Alfresco Bulk Import Tool
What Is It?
A high performance bulk import tool for the open source Alfresco Document Management System.
"'High Performance', you say?"
Why yes. Alfresco's built-in mechanisms for moving large amounts of content into the repository (the various file-server protocols, the venerable ACP mechanism, the mind-bogglingly inefficient CMIS standard etc.) all suffer from a variety of limitations that make them a lot slower than the core Alfresco repository. This tool cuts out virtually all of that nonsense, attempts to maximise "mechanical sympathy" (which, for Alfresco, basically means treating your database nicely), and makes one or two large and opinionated assumptions that allows it to be a lot faster than anything else out there.
In terms of benchmarks, the old v1.x versions of the tool have regularly demonstrated sustained ingestion rates of over 500 documents per second in production environments, and in testing, the v2.x version has been shown to be up to 4X faster than 1.x (in specific circumstances, notably for streaming imports).

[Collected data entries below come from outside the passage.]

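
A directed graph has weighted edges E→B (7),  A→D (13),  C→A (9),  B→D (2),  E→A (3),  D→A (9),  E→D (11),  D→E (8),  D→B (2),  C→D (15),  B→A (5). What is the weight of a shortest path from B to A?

5

Candidate routes:
B -> A: 5
B -> D -> A: 2 + 9 = 11
B -> D -> E -> A: 2 + 8 + 3 = 13
Shortest: 5.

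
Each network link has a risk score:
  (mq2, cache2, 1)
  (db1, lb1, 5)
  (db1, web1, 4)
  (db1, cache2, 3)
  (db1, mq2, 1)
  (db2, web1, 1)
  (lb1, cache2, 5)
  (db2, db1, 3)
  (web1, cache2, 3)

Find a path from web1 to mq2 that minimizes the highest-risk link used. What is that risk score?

Checking several routes:
web1-db1-mq2: max(4, 1) = 4
web1-db2-db1-mq2: max(1, 3, 1) = 3
web1-db1-cache2-mq2: max(4, 3, 1) = 4
web1-cache2-mq2: max(3, 1) = 3
web1-cache2-db1-mq2: max(3, 3, 1) = 3
web1-db2-db1-cache2-mq2: max(1, 3, 3, 1) = 3
Smallest bottleneck: 3.

3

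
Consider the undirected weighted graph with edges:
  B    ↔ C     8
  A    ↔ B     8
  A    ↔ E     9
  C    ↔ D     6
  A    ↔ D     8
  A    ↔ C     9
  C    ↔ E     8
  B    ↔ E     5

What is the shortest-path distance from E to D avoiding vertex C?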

Older resources (less relevant for v2.0+):
Please see Contributing.
- Contributors list
- Icon adapted from Appzgear on www.flaticon.com.
- Contributing file heavily inspired by the Atom project.
This extension is not supported by Alfresco Software Inc., although a fork of an early, pre-release version of this tool has been included in Alfresco Enterprise since v4.0, and is supported by Alfresco support.
Please note that the embedded fork has never been rebased against upstream, meaning that it is ancient - equivalent to v1.0-RC1 (circa mid-2010). It also introduced a number of serious bugs (e.g. incorrect "source striping" algorithm, no support for Alfresco clusters) that the original edition never had. The embedded fork has also been independently measured to be around 25% slower than the original edition available here.
tl;dr: use of the embedded fork is STRONGLY discouraged!